The attributable mortality rate of IC could exceed 70% while the majority reported it to be 10%-38% [1, 3-6]. Regardless of the evidence of statistical significance, most studies, including the present study, reported lower mortality rates in C.parapsilosis [1, 27] and higher mortality rates in C.glabrata [6, 13, 27]. Particularly, one C.parapsilosis infected patient enrolled in this study presented with three episodes of IC with the longest duration of 143 days, indicating the relatively weak virulence of C.parapsilosis. In terms of baseline medical condition, the majority of studies reported advanced age, neutropenia, severe sepsis, respiratory and renal failure, and iatrogenic factors including ICU hospitalization, mechanical ventilation and dialysis were associated with increased mortality [3, 8, 13, 26, 38], while appropriate empiric antifungal therapy administrated within five days and proven catheter-related candidemia were found to be protective factors against early mortality . In this study, we also confirmed the CVC induced IC to be a protective factor, and further found hematologic malignancies, digestive tract perforation, heart failure, long-term administration of broad-spectrum antibiotics and TPN to be risk factors for increased mortality. Due to these differences in the baseline conditions of the included population, infected sites and Candida species, time to initiate the therapy and the choice of antifungal drugs, the specific mortality in each study differed a lot. The crude and attributable 30-day mortality rate in this study was 24.5% and 18.9% respectively, lower than most previous studies. This might be due to the large proportion of C.parapsilosis infections, more children patients included, and timely systematic antifungal drug administration in this study. In addition, the median time to death after diagnosis was reported to be 14-15 days [3, 13], which was consistent with this study.

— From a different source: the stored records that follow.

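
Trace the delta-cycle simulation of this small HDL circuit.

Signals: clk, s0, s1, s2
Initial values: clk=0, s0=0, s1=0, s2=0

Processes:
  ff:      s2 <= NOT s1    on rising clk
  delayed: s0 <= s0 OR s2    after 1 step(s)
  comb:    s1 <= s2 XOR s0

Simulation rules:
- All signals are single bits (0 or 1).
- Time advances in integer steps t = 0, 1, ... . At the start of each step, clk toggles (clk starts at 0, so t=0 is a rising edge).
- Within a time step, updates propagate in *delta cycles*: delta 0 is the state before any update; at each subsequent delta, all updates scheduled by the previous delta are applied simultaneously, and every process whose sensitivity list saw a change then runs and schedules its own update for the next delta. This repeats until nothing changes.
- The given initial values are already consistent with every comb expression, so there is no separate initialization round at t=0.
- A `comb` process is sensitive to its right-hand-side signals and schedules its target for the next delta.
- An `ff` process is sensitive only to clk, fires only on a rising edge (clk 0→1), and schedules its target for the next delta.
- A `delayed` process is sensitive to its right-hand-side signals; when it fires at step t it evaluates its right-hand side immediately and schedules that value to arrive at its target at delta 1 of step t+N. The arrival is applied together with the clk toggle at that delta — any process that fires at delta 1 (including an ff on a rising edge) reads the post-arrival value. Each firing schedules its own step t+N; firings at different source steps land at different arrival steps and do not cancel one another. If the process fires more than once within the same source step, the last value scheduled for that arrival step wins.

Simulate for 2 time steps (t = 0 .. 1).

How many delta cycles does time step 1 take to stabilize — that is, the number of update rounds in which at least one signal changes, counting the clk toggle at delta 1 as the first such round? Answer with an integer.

2

t0.Δ0 s0=0 s1=0 clk=0 s2=0
t0.Δ1 s0=0 s1=0 clk=1 s2=0
t0.Δ2 s0=0 s1=0 clk=1 s2=1
t0.Δ3 s0=0 s1=1 clk=1 s2=1
t1.Δ0 s0=0 s1=1 clk=1 s2=1
t1.Δ1 s0=1 s1=1 clk=0 s2=1
t1.Δ2 s0=1 s1=0 clk=0 s2=1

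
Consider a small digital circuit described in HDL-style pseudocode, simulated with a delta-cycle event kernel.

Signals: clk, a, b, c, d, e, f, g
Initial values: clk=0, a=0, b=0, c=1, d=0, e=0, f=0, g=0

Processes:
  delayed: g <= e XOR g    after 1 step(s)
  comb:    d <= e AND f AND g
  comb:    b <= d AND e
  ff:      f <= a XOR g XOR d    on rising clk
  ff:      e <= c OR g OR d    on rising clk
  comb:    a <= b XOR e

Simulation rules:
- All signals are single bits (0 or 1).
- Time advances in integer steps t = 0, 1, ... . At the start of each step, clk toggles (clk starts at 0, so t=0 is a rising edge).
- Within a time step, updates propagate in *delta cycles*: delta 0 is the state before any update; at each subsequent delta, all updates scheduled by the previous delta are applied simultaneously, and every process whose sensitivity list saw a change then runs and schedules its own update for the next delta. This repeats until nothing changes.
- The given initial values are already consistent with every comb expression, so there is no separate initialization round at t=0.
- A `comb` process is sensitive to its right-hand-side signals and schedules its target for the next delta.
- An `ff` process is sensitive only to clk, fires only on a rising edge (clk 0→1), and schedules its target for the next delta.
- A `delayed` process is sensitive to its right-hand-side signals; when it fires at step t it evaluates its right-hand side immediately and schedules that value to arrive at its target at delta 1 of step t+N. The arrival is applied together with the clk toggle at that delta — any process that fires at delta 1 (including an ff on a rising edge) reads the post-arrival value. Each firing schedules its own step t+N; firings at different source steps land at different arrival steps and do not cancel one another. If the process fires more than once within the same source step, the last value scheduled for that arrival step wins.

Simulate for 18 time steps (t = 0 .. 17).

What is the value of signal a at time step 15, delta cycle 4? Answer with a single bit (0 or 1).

[bits: g,a,f,clk,c,e,d,b]
t=0: Δ0=00001000 Δ1=00011000 Δ2=00011100 Δ3=01011100 | 3Δ
t=1: Δ0=01011100 Δ1=11001100 | 1Δ
t=2: Δ0=11001100 Δ1=01011100 Δ2=01111100 | 2Δ
t=3: Δ0=01111100 Δ1=11101100 Δ2=11101110 Δ3=11101111 Δ4=10101111 | 4Δ
t=4: Δ0=10101111 Δ1=00111111 Δ2=00111101 Δ3=00111100 Δ4=01111100 | 4Δ
t=5: Δ0=01111100 Δ1=11101100 Δ2=11101110 Δ3=11101111 Δ4=10101111 | 4Δ
t=6: Δ0=10101111 Δ1=00111111 Δ2=00111101 Δ3=00111100 Δ4=01111100 | 4Δ
t=7: Δ0=01111100 Δ1=11101100 Δ2=11101110 Δ3=11101111 Δ4=10101111 | 4Δ
t=8: Δ0=10101111 Δ1=00111111 Δ2=00111101 Δ3=00111100 Δ4=01111100 | 4Δ
t=9: Δ0=01111100 Δ1=11101100 Δ2=11101110 Δ3=11101111 Δ4=10101111 | 4Δ
t=10: Δ0=10101111 Δ1=00111111 Δ2=00111101 Δ3=00111100 Δ4=01111100 | 4Δ
t=11: Δ0=01111100 Δ1=11101100 Δ2=11101110 Δ3=11101111 Δ4=10101111 | 4Δ
t=12: Δ0=10101111 Δ1=00111111 Δ2=00111101 Δ3=00111100 Δ4=01111100 | 4Δ
t=13: Δ0=01111100 Δ1=11101100 Δ2=11101110 Δ3=11101111 Δ4=10101111 | 4Δ
t=14: Δ0=10101111 Δ1=00111111 Δ2=00111101 Δ3=00111100 Δ4=01111100 | 4Δ
t=15: Δ0=01111100 Δ1=11101100 Δ2=11101110 Δ3=11101111 Δ4=10101111 | 4Δ
t=16: Δ0=10101111 Δ1=00111111 Δ2=00111101 Δ3=00111100 Δ4=01111100 | 4Δ
t=17: Δ0=01111100 Δ1=11101100 Δ2=11101110 Δ3=11101111 Δ4=10101111 | 4Δ

0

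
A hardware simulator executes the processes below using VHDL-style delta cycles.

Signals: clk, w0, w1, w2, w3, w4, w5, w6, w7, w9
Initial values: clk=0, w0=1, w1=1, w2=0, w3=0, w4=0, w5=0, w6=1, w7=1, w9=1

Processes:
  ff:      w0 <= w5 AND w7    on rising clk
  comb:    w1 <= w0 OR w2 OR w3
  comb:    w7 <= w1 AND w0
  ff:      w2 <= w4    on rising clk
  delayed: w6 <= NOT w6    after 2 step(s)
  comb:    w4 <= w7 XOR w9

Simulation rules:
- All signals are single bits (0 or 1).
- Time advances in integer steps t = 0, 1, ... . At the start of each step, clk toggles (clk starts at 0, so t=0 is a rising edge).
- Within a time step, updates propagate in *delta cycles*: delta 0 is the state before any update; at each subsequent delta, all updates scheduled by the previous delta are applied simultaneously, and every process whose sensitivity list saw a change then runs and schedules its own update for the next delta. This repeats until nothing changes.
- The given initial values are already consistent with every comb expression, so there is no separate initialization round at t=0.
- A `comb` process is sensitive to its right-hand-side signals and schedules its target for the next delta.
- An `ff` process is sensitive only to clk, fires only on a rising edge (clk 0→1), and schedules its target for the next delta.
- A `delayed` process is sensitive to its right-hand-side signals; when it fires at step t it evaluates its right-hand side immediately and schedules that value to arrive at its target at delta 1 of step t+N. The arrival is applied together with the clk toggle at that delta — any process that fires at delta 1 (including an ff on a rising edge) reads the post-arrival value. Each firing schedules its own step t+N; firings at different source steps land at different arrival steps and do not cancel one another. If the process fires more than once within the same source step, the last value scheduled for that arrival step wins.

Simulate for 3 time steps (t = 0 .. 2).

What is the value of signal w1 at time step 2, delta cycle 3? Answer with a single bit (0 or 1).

t0.Δ0 w6=1 w5=0 w7=1 w0=1 w3=0 w1=1 w4=0 w2=0 clk=0 w9=1
t0.Δ1 w6=1 w5=0 w7=1 w0=1 w3=0 w1=1 w4=0 w2=0 clk=1 w9=1
t0.Δ2 w6=1 w5=0 w7=1 w0=0 w3=0 w1=1 w4=0 w2=0 clk=1 w9=1
t0.Δ3 w6=1 w5=0 w7=0 w0=0 w3=0 w1=0 w4=0 w2=0 clk=1 w9=1
t0.Δ4 w6=1 w5=0 w7=0 w0=0 w3=0 w1=0 w4=1 w2=0 clk=1 w9=1
t1.Δ0 w6=1 w5=0 w7=0 w0=0 w3=0 w1=0 w4=1 w2=0 clk=1 w9=1
t1.Δ1 w6=1 w5=0 w7=0 w0=0 w3=0 w1=0 w4=1 w2=0 clk=0 w9=1
t2.Δ0 w6=1 w5=0 w7=0 w0=0 w3=0 w1=0 w4=1 w2=0 clk=0 w9=1
t2.Δ1 w6=1 w5=0 w7=0 w0=0 w3=0 w1=0 w4=1 w2=0 clk=1 w9=1
t2.Δ2 w6=1 w5=0 w7=0 w0=0 w3=0 w1=0 w4=1 w2=1 clk=1 w9=1
t2.Δ3 w6=1 w5=0 w7=0 w0=0 w3=0 w1=1 w4=1 w2=1 clk=1 w9=1

1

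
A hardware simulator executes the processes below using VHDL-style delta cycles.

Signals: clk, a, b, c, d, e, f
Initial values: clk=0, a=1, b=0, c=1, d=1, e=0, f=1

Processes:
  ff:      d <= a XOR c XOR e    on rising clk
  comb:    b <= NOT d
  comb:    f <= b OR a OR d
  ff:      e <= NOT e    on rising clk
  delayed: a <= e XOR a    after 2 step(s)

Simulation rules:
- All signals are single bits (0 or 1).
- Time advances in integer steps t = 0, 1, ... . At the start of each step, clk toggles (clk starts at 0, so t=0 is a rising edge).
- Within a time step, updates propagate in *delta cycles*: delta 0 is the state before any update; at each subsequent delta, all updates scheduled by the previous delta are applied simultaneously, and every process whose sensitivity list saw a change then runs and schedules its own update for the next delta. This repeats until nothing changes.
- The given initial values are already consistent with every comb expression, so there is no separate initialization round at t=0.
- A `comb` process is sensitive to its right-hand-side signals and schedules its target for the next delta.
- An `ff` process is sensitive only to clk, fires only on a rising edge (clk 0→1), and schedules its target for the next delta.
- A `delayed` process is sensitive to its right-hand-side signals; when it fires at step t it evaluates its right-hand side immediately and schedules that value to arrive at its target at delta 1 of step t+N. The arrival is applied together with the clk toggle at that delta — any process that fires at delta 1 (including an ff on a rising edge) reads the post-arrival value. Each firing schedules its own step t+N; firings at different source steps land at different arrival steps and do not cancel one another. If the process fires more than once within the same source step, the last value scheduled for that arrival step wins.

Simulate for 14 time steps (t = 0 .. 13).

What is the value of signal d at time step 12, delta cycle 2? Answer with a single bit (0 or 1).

t0.Δ0 d=1 clk=0 f=1 a=1 e=0 b=0 c=1
t0.Δ1 d=1 clk=1 f=1 a=1 e=0 b=0 c=1
t0.Δ2 d=0 clk=1 f=1 a=1 e=1 b=0 c=1
t0.Δ3 d=0 clk=1 f=1 a=1 e=1 b=1 c=1
t1.Δ0 d=0 clk=1 f=1 a=1 e=1 b=1 c=1
t1.Δ1 d=0 clk=0 f=1 a=1 e=1 b=1 c=1
t2.Δ0 d=0 clk=0 f=1 a=1 e=1 b=1 c=1
t2.Δ1 d=0 clk=1 f=1 a=0 e=1 b=1 c=1
t2.Δ2 d=0 clk=1 f=1 a=0 e=0 b=1 c=1
t3.Δ0 d=0 clk=1 f=1 a=0 e=0 b=1 c=1
t3.Δ1 d=0 clk=0 f=1 a=0 e=0 b=1 c=1
t4.Δ0 d=0 clk=0 f=1 a=0 e=0 b=1 c=1
t4.Δ1 d=0 clk=1 f=1 a=0 e=0 b=1 c=1
t4.Δ2 d=1 clk=1 f=1 a=0 e=1 b=1 c=1
t4.Δ3 d=1 clk=1 f=1 a=0 e=1 b=0 c=1
t5.Δ0 d=1 clk=1 f=1 a=0 e=1 b=0 c=1
t5.Δ1 d=1 clk=0 f=1 a=0 e=1 b=0 c=1
t6.Δ0 d=1 clk=0 f=1 a=0 e=1 b=0 c=1
t6.Δ1 d=1 clk=1 f=1 a=1 e=1 b=0 c=1
t6.Δ2 d=1 clk=1 f=1 a=1 e=0 b=0 c=1
t7.Δ0 d=1 clk=1 f=1 a=1 e=0 b=0 c=1
t7.Δ1 d=1 clk=0 f=1 a=1 e=0 b=0 c=1
t8.Δ0 d=1 clk=0 f=1 a=1 e=0 b=0 c=1
t8.Δ1 d=1 clk=1 f=1 a=1 e=0 b=0 c=1
t8.Δ2 d=0 clk=1 f=1 a=1 e=1 b=0 c=1
t8.Δ3 d=0 clk=1 f=1 a=1 e=1 b=1 c=1
t9.Δ0 d=0 clk=1 f=1 a=1 e=1 b=1 c=1
t9.Δ1 d=0 clk=0 f=1 a=1 e=1 b=1 c=1
t10.Δ0 d=0 clk=0 f=1 a=1 e=1 b=1 c=1
t10.Δ1 d=0 clk=1 f=1 a=0 e=1 b=1 c=1
t10.Δ2 d=0 clk=1 f=1 a=0 e=0 b=1 c=1
t11.Δ0 d=0 clk=1 f=1 a=0 e=0 b=1 c=1
t11.Δ1 d=0 clk=0 f=1 a=0 e=0 b=1 c=1
t12.Δ0 d=0 clk=0 f=1 a=0 e=0 b=1 c=1
t12.Δ1 d=0 clk=1 f=1 a=0 e=0 b=1 c=1
t12.Δ2 d=1 clk=1 f=1 a=0 e=1 b=1 c=1
t12.Δ3 d=1 clk=1 f=1 a=0 e=1 b=0 c=1
t13.Δ0 d=1 clk=1 f=1 a=0 e=1 b=0 c=1
t13.Δ1 d=1 clk=0 f=1 a=0 e=1 b=0 c=1

1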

There were several limitations in this study. First, as a retrospective study, many tests investigated were not conducted or monitored regularly, including colonization, 1-3-β-D-glucan and culture re-examination which might influence the determination of infective condition and bias the analytic results. The mortality outcomes in 13.1% (24/183) of the patients were missing which might underestimate the mortality rate as many patients with missing outcomes requested a discharge regardless of a poor prognosis. Second, due to data availability, only IC patients were included. The lack of a control group without invasive candidiasis with similar demographic characteristics limited the ability of this study to explore the true risk factors of developing IC. Third, as a single-center study, the collected data was limited even though the ten-year data was gathered. The small sample size might reduce the power of this study to detect a significance when conducting statistical analysis. Thus, a large-scale multi-center prospective study is required to further investigate the characteristics of invasive candidiasis.